The calculation for each classification type varies. One commonality, however, is that if two classifications of the same type are compared and there are no corresponding selections between the two classifications at all, the agreement will be 0%.

  • A radio classification can only have one selected answer. Therefore, the agreement between the two radio classifications will either be 0% or 100%. 0% means no agreement and 100% means agreement.

  • A checklist classification can have more than one selected answer, which makes the agreement calculation a little more complex. The agreement between two checklist classifications is generated by dividing the number of overlapping answers by the number of selected answers.

  • A dropdown classification can have only one selected answer, however, the answer choices can be nested. The calculation for dropdown is similar to that of checklist classification, except that the agreement calculation divides the number of overlapping answers by the total depth of the selection (how many levels). Answers nested under different top-level classifications can still overlap if the classifications at the next level match. On the flip side, answers that do not match exactly can still overlap if they are under the same top-level classification.

For child classifications, if two annotations containing child classifications have 0 agreement (resulting in a false positive), the child classifications will automatically be assigned a score of 0 as well.

Labelbox then creates a score for each annotation class by averaging all of the per-annotation scores.

For example, when Image X loads in the editor, a labeler has 3 classification questions to choose from (Q1, Q2, Q3), each with two answers. The green boxes indicate the benchmark answers.


Say, for example, a labeler answers Q1 correctly but answers Q2 and Q3 incorrectly.

For classifications, the benchmark agreement is calculated based on: 1. How many unique answer schemas the labeler selects AND 2. Out of those selected, how many are correct?

  • Q1-A: 1

  • Q1-B: N/A <-- not included in the final calculation.

  • Q2-A: 0

  • Q2-B: 0

  • Q3-A: 0

  • Q3-B: 0

So the final benchmark calculation for the classifications on Image X is:

(1 + 0 + 0 + 0 + 0) / 5 = .20

How is the benchmark score calculated for the data row?

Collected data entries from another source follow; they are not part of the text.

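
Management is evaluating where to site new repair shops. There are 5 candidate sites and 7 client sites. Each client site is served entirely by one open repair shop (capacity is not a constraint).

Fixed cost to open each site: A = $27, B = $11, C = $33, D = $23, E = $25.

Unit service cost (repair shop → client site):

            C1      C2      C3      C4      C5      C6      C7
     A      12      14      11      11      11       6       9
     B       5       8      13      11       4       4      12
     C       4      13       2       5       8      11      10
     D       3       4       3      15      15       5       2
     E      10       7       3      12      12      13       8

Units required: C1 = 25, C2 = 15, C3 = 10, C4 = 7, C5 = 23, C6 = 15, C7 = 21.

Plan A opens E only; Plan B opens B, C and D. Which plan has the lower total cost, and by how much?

Plan B is cheaper by 682.

Plan A: {E}: C1→E 10·25=250, C2→E 7·15=105, C3→E 3·10=30, C4→E 12·7=84, C5→E 12·23=276, C6→E 13·15=195, C7→E 8·21=168. Service 1108; fixed 25; total 1133.
Plan B: {B, C, D}: C1→D 3·25=75, C2→D 4·15=60, C3→C 2·10=20, C4→C 5·7=35, C5→B 4·23=92, C6→B 4·15=60, C7→D 2·21=42. Service 384; fixed 67; total 451.
Difference: |1133 − 451| = 682.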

Labelbox averages the scores for each annotation class (object-type & classification-type) to create an overall score for the asset. Each annotation class is weighted equally. Below is a simplified example:

Benchmark score = (tree annotation class agreement + radio class agreement) / total annotation classes

0.795 = (0.59 + 1.00) / 2

For text and conversations, such as human-generated responses from prompt and response generation, Labelbox also creates a model-based similarity score that accounts for various ways of expressing the same idea, such as using active versus passive voice, synonyms for the same concept, and other variations in writing style.

You can use this metric as an initial indicator of label quality, the clarity of your ontology, and/or the clarity of your labeling instructions.